|Campbell, James - Jim|
Submitted to: Meeting Abstract
Publication Type: Abstract Only
Publication Acceptance Date: 8/1/2007
Publication Date: 8/19/2007
Citation: Campbell, J.F., Toews, M.D., Arthur, F.H. 2007. Evaluating treatment efficacy in commercial food facilities: Insights gained from small-scale simulated warehouse experiments [abstract]. Presentation at the IOBC/Working Group on Integrated Protection of Stored Products, August 19-22, 2007, Poznan, Poland.

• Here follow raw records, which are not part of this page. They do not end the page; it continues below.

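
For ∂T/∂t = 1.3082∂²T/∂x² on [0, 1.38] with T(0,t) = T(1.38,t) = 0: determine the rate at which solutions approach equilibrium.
Eigenvalues: λₙ = 1.3082n²π²/1.38².
First three modes:
  n=1: λ₁ = 1.3082π²/1.38² ≈ 6.78
  n=2: λ₂ = 5.2328π²/1.38² ≈ 27.119 (4× faster decay)
  n=3: λ₃ = 11.7738π²/1.38² ≈ 61.018 (9× faster decay)
As t → ∞, higher modes decay exponentially faster. The n=1 mode dominates: T ~ c₁ sin(πx/1.38) e^{-λ₁t}.
Decay rate: λ₁ = 1.3082π²/1.38² ≈ 6.78.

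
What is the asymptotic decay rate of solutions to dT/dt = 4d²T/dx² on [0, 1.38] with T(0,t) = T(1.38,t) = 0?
Eigenvalues: λₙ = 4n²π²/1.38².
First three modes:
  n=1: λ₁ = 4π²/1.38² ≈ 20.73
  n=2: λ₂ = 16π²/1.38² ≈ 82.92 (4× faster decay)
  n=3: λ₃ = 36π²/1.38² ≈ 186.571 (9× faster decay)
As t → ∞, higher modes decay exponentially faster. The n=1 mode dominates: T ~ c₁ sin(πx/1.38) e^{-λ₁t}.
Decay rate: λ₁ = 4π²/1.38² ≈ 20.73.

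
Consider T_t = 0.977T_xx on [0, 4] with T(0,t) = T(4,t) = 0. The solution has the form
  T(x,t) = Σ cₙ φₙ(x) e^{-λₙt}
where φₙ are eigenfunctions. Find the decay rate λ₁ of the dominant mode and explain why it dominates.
Eigenvalues: λₙ = 0.977n²π²/4².
First three modes:
  n=1: λ₁ = 0.977π²/4² ≈ 0.603
  n=2: λ₂ = 3.908π²/4² ≈ 2.411 (4× faster decay)
  n=3: λ₃ = 8.793π²/4² ≈ 5.424 (9× faster decay)
As t → ∞, higher modes decay exponentially faster. The n=1 mode dominates: T ~ c₁ sin(πx/4) e^{-λ₁t}.
Decay rate: λ₁ = 0.977π²/4² ≈ 0.603.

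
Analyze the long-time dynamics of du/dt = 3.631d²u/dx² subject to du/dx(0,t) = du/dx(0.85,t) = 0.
Long-time behavior: u → constant (steady state). Heat is conserved (no flux at boundaries); solution approaches the spatial average.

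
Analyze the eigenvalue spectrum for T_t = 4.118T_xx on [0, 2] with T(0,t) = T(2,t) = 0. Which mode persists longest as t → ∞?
Eigenvalues: λₙ = 4.118n²π²/2².
First three modes:
  n=1: λ₁ = 4.118π²/2² ≈ 10.161
  n=2: λ₂ = 16.472π²/2² ≈ 40.643 (4× faster decay)
  n=3: λ₃ = 37.062π²/2² ≈ 91.447 (9× faster decay)
As t → ∞, higher modes decay exponentially faster. The n=1 mode dominates: T ~ c₁ sin(πx/2) e^{-λ₁t}.
Decay rate: λ₁ = 4.118π²/2² ≈ 10.161.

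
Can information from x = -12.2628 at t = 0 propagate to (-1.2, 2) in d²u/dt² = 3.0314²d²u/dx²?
No. The domain of dependence is [-7.2628, 4.8628], and -12.2628 is outside this interval.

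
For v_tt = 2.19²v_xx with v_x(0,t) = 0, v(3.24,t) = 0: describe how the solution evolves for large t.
v oscillates (no decay). Energy is conserved; the solution oscillates indefinitely as standing waves.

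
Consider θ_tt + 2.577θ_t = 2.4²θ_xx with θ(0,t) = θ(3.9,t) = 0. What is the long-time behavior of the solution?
As t → ∞, θ → 0. Damping (γ=2.577) dissipates energy; oscillations decay exponentially.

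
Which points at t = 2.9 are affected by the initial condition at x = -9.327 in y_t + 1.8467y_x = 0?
At x = -3.97157. The characteristic carries data from (-9.327, 0) to (-3.97157, 2.9).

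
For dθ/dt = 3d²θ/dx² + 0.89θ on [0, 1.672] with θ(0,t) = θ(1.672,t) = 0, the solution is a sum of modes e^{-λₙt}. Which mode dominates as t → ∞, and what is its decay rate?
Eigenvalues: λₙ = 3n²π²/1.672² - 0.89.
First three modes:
  n=1: λ₁ = 3π²/1.672² - 0.89 ≈ 9.701
  n=2: λ₂ = 12π²/1.672² - 0.89 ≈ 41.475
  n=3: λ₃ = 27π²/1.672² - 0.89 ≈ 94.432
Since 3π²/1.672² ≈ 10.591 > 0.89, all λₙ > 0.
The n=1 mode decays slowest → dominates as t → ∞.
Asymptotic: θ ~ c₁ sin(πx/1.672) e^{-λ₁t} with decay rate λ₁ ≈ 9.701.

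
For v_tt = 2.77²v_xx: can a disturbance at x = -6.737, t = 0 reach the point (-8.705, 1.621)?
Yes. The domain of dependence is [-13.19517, -4.21483], and -6.737 ∈ [-13.19517, -4.21483].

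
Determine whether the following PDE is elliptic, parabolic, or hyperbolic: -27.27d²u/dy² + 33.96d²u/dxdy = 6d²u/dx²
Rewriting in standard form: -6d²u/dx² + 33.96d²u/dxdy - 27.27d²u/dy² = 0. Coefficients: A = -6, B = 33.96, C = -27.27. B² - 4AC = 498.8016, which is positive, so the equation is hyperbolic.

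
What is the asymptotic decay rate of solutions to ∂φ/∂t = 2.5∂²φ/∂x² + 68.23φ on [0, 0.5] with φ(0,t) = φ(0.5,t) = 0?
Eigenvalues: λₙ = 2.5n²π²/0.5² - 68.23.
First three modes:
  n=1: λ₁ = 2.5π²/0.5² - 68.23 ≈ 30.466
  n=2: λ₂ = 10π²/0.5² - 68.23 ≈ 326.554
  n=3: λ₃ = 22.5π²/0.5² - 68.23 ≈ 820.034
Since 2.5π²/0.5² ≈ 98.696 > 68.23, all λₙ > 0.
The n=1 mode decays slowest → dominates as t → ∞.
Asymptotic: φ ~ c₁ sin(πx/0.5) e^{-λ₁t} with decay rate λ₁ ≈ 30.466.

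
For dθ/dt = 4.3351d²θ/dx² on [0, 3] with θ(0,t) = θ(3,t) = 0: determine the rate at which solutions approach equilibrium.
Eigenvalues: λₙ = 4.3351n²π²/3².
First three modes:
  n=1: λ₁ = 4.3351π²/3² ≈ 4.754
  n=2: λ₂ = 17.3404π²/3² ≈ 19.016 (4× faster decay)
  n=3: λ₃ = 39.0159π²/3² ≈ 42.786 (9× faster decay)
As t → ∞, higher modes decay exponentially faster. The n=1 mode dominates: θ ~ c₁ sin(πx/3) e^{-λ₁t}.
Decay rate: λ₁ = 4.3351π²/3² ≈ 4.754.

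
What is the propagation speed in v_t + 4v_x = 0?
Speed = 4. Information travels along x - 4t = const (rightward).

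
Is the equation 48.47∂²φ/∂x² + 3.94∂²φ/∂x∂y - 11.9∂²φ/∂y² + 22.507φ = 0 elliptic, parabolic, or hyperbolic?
Computing B² - 4AC with A = 48.47, B = 3.94, C = -11.9: discriminant = 2322.6956 (positive). Answer: hyperbolic.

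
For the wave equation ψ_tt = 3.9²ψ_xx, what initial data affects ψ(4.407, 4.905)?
Domain of dependence: [-14.7225, 23.5365]. Signals travel at speed 3.9, so data within |x - 4.407| ≤ 3.9·4.905 = 19.1295 can reach the point.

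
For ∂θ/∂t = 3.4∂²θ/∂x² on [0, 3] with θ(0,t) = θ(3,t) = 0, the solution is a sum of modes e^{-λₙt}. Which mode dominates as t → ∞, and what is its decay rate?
Eigenvalues: λₙ = 3.4n²π²/3².
First three modes:
  n=1: λ₁ = 3.4π²/3² ≈ 3.729
  n=2: λ₂ = 13.6π²/3² ≈ 14.914 (4× faster decay)
  n=3: λ₃ = 30.6π²/3² ≈ 33.557 (9× faster decay)
As t → ∞, higher modes decay exponentially faster. The n=1 mode dominates: θ ~ c₁ sin(πx/3) e^{-λ₁t}.
Decay rate: λ₁ = 3.4π²/3² ≈ 3.729.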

Technical Abstract: Although critical to a successful IPM program, it is challenging to evaluate treatment efficacy in commercial food facilities because of the inability to obtain absolute estimates of insect population levels. These populations are spatial fragmented and occupy cryptic habitats such as equipment, packages, and the structure of buildings that cannot be identified and sampled. This leads to a number of important questions including (1) what impact are treatments such as surface, crack and crevice, or aerosol applications having on pest population dynamics, (2) how does application method impact suppression of established infestations and reduction of new infestations, and (3) how well do pheromone traps that indirectly sample from dispersing individuals represent the absolute population density and subsequent changes due to treatment. While these questions cannot be accurately addressed in commercial facilities, they can be explored in small-scale simulated warehouses where resource amount and distribution, and initial pest density can be controlled and refugia can be directly sampled to estimate absolute population levels. Using the red flour beetle, Tribolium castaneum (Herbst), as a model organism and replicated small sheds with shelving units containing hidden resource patches of flour as simulated warehouses, we have begun addressing the above questions. We will present the results of some of these experiments and discuss their potential impact on how management programs should be implemented and evaluated in commercial food facilities.